Чан отвечает ему глухим непродолжительным «ммм», даже не пытаясь делать вид, будто собирается возвращаться в реальный мир. Но с Минхо это не сработает: он кусает Чана за плечо и сжимает его крепче в своих руках, заставляя обратить внимание даже невзирая на то, что звуковые дорожки и плагины куда интереснее и — определённо — важнее.

— А ты когда ложиться собираешься?
Он легко улыбается и, тихо стуча пальцами по клавиатуре, не отрывая взгляда от монитора, отвечает:  
— Как только ты доешь остатки ужина.

«Туше», — думает Минхо, усмехаясь, и кладёт подбородок Чану на плечо, без интереса заглядывая в потрёпанный ноутбук.

— Но я всё съел.
Лжец, нагло врёт и даже не краснеет, и все это знают.
— И мне не придётся сегодня убирать за тобой в холодильник тарелку?
— Если пойдёшь спать со мной, то не придётся.

И словно по закону жанра, в следующее мгновение Чан зевает. Но прежде чем Минхо торжественно объявит ему, что победил, он поднимает в воздух указательный палец:

— Эйнштейн спал по два часа. В свою защиту, назови мне хотя бы одного человека, которому пошло на пользу голодание.
— Эйнштейн спал по два часа в сутки, а не в неделю.
— Ты всё ещё ничего не сказал в свою защиту.
У Чана нет глаз на затылке, но он видит перед собой его лицо, когда он размышляет над ответом с полторы секунды.
— Пожалуйста?

Чан на мгновение останавливается и мысленно вздыхает и закрывает глаза.

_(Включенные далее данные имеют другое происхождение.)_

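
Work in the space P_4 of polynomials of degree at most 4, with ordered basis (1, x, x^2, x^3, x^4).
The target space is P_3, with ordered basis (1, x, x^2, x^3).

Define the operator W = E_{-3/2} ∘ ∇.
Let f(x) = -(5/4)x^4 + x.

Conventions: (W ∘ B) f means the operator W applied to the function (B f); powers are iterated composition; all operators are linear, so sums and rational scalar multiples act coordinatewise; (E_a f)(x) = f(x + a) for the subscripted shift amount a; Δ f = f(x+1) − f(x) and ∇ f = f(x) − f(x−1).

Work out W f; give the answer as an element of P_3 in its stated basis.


g(x) = -5x^3 + 30x^2 - (245/4)x + 87/2

∇ f = -5x^3 + (15/2)x^2 - 5x + 9/4
E_{-3/2} ∇ f = -5x^3 + 30x^2 - (245/4)x + 87/2


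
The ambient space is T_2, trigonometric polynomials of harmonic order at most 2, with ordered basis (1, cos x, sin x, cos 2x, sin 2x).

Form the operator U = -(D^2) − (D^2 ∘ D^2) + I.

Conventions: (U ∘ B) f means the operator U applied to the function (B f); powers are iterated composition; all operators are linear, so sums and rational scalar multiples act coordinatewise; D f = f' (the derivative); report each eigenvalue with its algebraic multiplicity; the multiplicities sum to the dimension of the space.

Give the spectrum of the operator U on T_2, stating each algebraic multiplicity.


λ = -11 (multiplicity 2), λ = 1 (multiplicity 3)

image of 1: 1
image of cos x: cos x
image of sin x: sin x
image of cos 2x: -11cos 2x
image of sin 2x: -11sin 2x
the matrix is diagonal; its diagonal is (1, 1, 1, -11, -11)
for a triangular matrix the eigenvalues are the diagonal entries, with algebraic multiplicity their repetition count


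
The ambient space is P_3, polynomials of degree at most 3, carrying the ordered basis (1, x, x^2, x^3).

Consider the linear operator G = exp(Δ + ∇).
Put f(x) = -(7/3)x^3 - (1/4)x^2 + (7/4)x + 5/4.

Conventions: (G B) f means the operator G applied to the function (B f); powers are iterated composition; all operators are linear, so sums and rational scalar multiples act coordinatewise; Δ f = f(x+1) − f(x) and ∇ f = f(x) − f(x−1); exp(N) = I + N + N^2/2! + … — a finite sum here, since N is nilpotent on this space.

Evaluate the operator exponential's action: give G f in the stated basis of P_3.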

На Минхо широкий и непозволительно тёплый и мягкий свитер, его щека прислоняется к чановой шее — тоже тёплая, и волосы щекочут скулы — тоже мягкие; тёплый и мягкий голос, скатавшийся, но всё ещё мягкий клетчатый плед, украденный с его кровати, и тёплые руки, разглаживающие складки на чановой толстовке.

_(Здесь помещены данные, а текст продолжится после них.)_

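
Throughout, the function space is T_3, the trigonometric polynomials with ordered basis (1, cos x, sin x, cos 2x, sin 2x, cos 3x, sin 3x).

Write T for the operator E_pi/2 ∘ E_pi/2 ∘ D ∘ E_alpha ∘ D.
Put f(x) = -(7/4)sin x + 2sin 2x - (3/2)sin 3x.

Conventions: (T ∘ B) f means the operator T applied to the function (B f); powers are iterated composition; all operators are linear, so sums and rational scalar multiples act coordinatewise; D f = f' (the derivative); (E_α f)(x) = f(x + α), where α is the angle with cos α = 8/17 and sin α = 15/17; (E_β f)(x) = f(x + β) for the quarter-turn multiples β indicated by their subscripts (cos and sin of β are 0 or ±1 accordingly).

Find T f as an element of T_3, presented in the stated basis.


D f = -(7/4)cos x + 4cos 2x - (9/2)cos 3x
E_alpha D f = -(14/17)cos x + (105/68)sin x - (644/289)cos 2x - (960/289)sin 2x + (21996/4913)cos 3x - (4455/9826)sin 3x
D (E_alpha ∘ D) f = (105/68)cos x + (14/17)sin x - (1920/289)cos 2x + (1288/289)sin 2x - (13365/9826)cos 3x - (65988/4913)sin 3x
E_pi/2 D (E_alpha ∘ D) f = (14/17)cos x - (105/68)sin x + (1920/289)cos 2x - (1288/289)sin 2x + (65988/4913)cos 3x - (13365/9826)sin 3x
E_pi/2 E_pi/2 D (E_alpha ∘ D) f = -(105/68)cos x - (14/17)sin x - (1920/289)cos 2x + (1288/289)sin 2x + (13365/9826)cos 3x + (65988/4913)sin 3x

the result is g(x) = -(105/68)cos x - (14/17)sin x - (1920/289)cos 2x + (1288/289)sin 2x + (13365/9826)cos 3x + (65988/4913)sin 3x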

Сам Минхо весь такой непозволительно мягкий и тёплый, что Чан уснул бы рядом с ним навсегда и больше никогда бы не просыпался. Он бы даже согласился стать одной из его кошек, чтобы свернуться калачиком у него на груди. Поэтому, кажется, проще не спать совсем, чем проснуться. Открыть глаза с утра, покинуть кровать и вместе с ней — пушистое рыжее чудо под боком, с острыми плечами, тёплой кожей и мягкими губами, завернувшееся в одеяло, требует намного больше сил, чем у Чана для этого есть.

Да Минхо и не выпустит всё равно. Стоит оказаться с ним в одной кровати, ты останешься там ещё на целое утро и как минимум на половину дня, это аксиома.

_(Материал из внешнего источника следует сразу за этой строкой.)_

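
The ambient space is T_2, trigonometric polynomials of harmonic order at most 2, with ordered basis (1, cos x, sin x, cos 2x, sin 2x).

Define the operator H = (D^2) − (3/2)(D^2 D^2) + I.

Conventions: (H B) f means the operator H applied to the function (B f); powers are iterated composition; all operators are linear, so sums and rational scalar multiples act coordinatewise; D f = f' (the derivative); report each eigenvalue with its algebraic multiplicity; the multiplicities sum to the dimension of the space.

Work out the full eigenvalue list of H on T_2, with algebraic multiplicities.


λ = -27 (multiplicity 2), λ = -3/2 (multiplicity 2), λ = 1 (multiplicity 1)

image of 1: 1
image of cos x: -(3/2)cos x
image of sin x: -(3/2)sin x
image of cos 2x: -27cos 2x
image of sin 2x: -27sin 2x
the matrix is diagonal; its diagonal is (1, -3/2, -3/2, -27, -27)
for a triangular matrix the eigenvalues are the diagonal entries, with algebraic multiplicity their repetition count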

Память возвращает ему воспоминания об одном таком утре, которое они провели вместе — самое лучшее утро в его жизни, если быть честным.

Чан клянётся, что запомнит это навечно, словно мастерски срежиссированный кадр из киноплёнки: они лежат на белых простынях и рыжие волосы Минхо разбросаны по подушке, спутанное в ногах одеяло и солнечный свет мягкой линией опускается с лица на предплечье, поднимая в воздух облака пыли, которую они не вытирали уже тысячу лет. Чан аккуратно высвобождает себя из кольца чужих рук и ног, тихо поднимается и собирает с пола сначала свою одежду, натягивая её на себя, а следом одежду Минхо — всё, чтобы не будить его спящую принцессу.

Он присаживается на край кровати и накрывает одеялом оголившиеся участки кожи, гладит по волосам и наклоняется оставить поцелуй на щеке — всё, чтобы Минхо после этого открыл один глаз, а потом внезапно поднялся и с хохотом утащил его обратно в кровать. После непродолжительной борьбы он оказывается сверху, распластавшись на Чане и устроив подбородок у него на груди. Чан почти инстинктивно кладёт руки ему на бёдра и гладит их сверху вниз и обратно, вызывая у Минхо сонную и довольную улыбку на лице. Он мысленно щипает себя, потому что так не бывает и не может быть, и таких, как Минхо — их не может быть тоже.

Чан хватает его под коленями и переворачивает на спину, не встречая особого сопротивления. Оказавшись снизу, Минхо притягивает его за шею и целует.

Остаток утра Чан проводит у него между бёдер, и с уверенностью может сказать одно: его мягкие и сладкие стоны с утра отличаются от тех, что Чан слышит от него по ночам, и он надеется когда-нибудь услышать их снова.

Может-

— Как-нибудь в другой раз. Когда не будет так много работы. Обещаю.

Минхо вздыхает понимающе и мягко целует его в висок, освобождая из объятий.

— Поспи хотя бы немного сегодня.

Чан старается не думать о том, как холодно ему стало теперь, несмотря на то, что Минхо накрыл его пледом, прежде чем уйти к своей кровати, чтобы переодеться в ночные вещи.

Он повторяет про себя, пытаясь погрузиться обратно в работу:

— Как-нибудь в другой раз.

Если бы только Минхо не слышал это каждый день.